With Michelle at Harborview, June 2010 
photo by Clare McLean, University of Washington


"I gotta get outta here. 
Though I could be walking into a hell."

Last summer,  I spent six weeks as Writer in Residence at Harborview Medical Center, Seattle’s county hospital. (Next week, I'll be returning to Harborview for the last -- for now -- phase of my residency, but more about that later....) For dozens of hours during those six summer weeks, I sat in the hospital room of Michelle Angeline Maria Alfonso-Buske, who was admitted to Harborview on June 9, 2010, when she woke up and could neither feel, nor move, her legs. I came to know both Michelle and her husband Bob; they both became heroes of mine.

Michelle and I chatted for dozens upon dozens of hours together. By "chat," I mean: I sat and took notes while Michelle talked. And talked. Thirty-eight-thousand words’ worth. The work of spinning those words into essays has just begun. In the meantime, here are just 250 of her words:

Michelle Talks About Facing Death: A Collage

With Michelle and Bob Buske,
on the first day Michelle is able to leave the wing of her hospital room.
photo by Peggy Weiss


I gotta get outta here. Though I could be walking into a hell. Being dependent on other people is not--in fact, I just got a cold chill thinking about it. I really haven’t cried yet. Hey, if I’m going to palliative care, what I need is to make a will. We’re worried about them taking the house. Oh, god yes. Bob took care of his parents for two years. Then they took the house and he ended up living in his car! I am so beside myself. Bob is stressed to the max. I just told that doc from palliative care, I said I want to tighten my will up. Now. It’s for the people who take care of me when I go home; they have to have that “do not resuscitate.” Oh, man. This fucking paralyzed bullshit. I can’t even get to the bank. And my cell phone is broken. Bob has been coming every day everydayeverydayeveryday. He is the dearest man. Don’t you think? You know, I would get up at 4:30 in the morning to try and make him some coffee. He would never let me make him lunch. That was always the agreement we had. He did all the shopping and cooking and I would clean up. His blood pressure is sky high. He’s gonna have a heart attack. And if that happens, I’m going to the nursing home. … You know, I woke up and I thought this had all been a bad dream.

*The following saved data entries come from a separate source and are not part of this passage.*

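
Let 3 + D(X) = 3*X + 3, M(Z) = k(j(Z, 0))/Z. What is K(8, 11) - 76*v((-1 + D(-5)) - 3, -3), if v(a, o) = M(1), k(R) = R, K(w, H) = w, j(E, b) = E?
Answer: -68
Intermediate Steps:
M(Z) = 1 (M(Z) = Z/Z = 1)
D(X) = 3*X (D(X) = -3 + (3*X + 3) = -3 + (3 + 3*X) = 3*X)
v(a, o) = 1
K(8, 11) - 76*v((-1 + D(-5)) - 3, -3) = 8 - 76*1 = 8 - 76 = -68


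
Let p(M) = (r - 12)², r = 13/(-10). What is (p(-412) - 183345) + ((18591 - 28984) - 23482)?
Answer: -21704311/100 ≈ -2.1704e+5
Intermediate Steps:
r = -13/10 (r = 13*(-⅒) = -13/10 ≈ -1.3000)
p(M) = 17689/100 (p(M) = (-13/10 - 12)² = (-133/10)² = 17689/100)
(p(-412) - 183345) + ((18591 - 28984) - 23482) = (17689/100 - 183345) + ((18591 - 28984) - 23482) = -18316811/100 + (-10393 - 23482) = -18316811/100 - 33875 = -21704311/100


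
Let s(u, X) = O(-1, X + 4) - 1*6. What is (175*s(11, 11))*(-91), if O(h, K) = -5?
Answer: 175175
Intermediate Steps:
s(u, X) = -11 (s(u, X) = -5 - 1*6 = -5 - 6 = -11)
(175*s(11, 11))*(-91) = (175*(-11))*(-91) = -1925*(-91) = 175175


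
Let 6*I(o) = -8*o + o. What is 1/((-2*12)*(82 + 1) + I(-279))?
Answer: -2/3333 ≈ -0.00060006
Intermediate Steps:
I(o) = -7*o/6 (I(o) = (-8*o + o)/6 = (-7*o)/6 = -7*o/6)
1/((-2*12)*(82 + 1) + I(-279)) = 1/((-2*12)*(82 + 1) - 7/6*(-279)) = 1/(-24*83 + 651/2) = 1/(-1992 + 651/2) = 1/(-3333/2) = -2/3333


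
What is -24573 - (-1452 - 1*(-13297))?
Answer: -36418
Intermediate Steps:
-24573 - (-1452 - 1*(-13297)) = -24573 - (-1452 + 13297) = -24573 - 1*11845 = -24573 - 11845 = -36418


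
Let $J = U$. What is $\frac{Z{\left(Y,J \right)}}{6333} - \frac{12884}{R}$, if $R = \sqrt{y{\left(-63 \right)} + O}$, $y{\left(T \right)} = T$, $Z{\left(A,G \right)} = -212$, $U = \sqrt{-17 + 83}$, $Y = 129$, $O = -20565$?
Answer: $- \frac{212}{6333} + \frac{6442 i \sqrt{573}}{1719} \approx -0.033475 + 89.706 i$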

P.S. My time with Michelle inspired to me to look up this information on living wills and advance medical directives.

Saturday, February 5, 2011

Scraps from a Grief Quilt

For the last four years, I’ve been writing about hospice, grief, all things funereal. It began when my mother was diagnosed with terminal cancer in 2006. Until 2009, I wrote only short fragments; the subject was too painful for sustained attention, yet too overwhelming to ignore. Now, I’m basting those small patches into something larger. Here’s one from the scrap bag:

Doing the Math

Mom’s oncologist must have been one of those students who mastered biology without ever mastering math. (I know; I was, too.) She considers this equation sound:

(four to six months life expectancy) + (gemcitabine-tarceva chemo-drip)

= (four days each week bedridden) + (two months’ longer lifespan).

Mom taught middle-school math; knows better.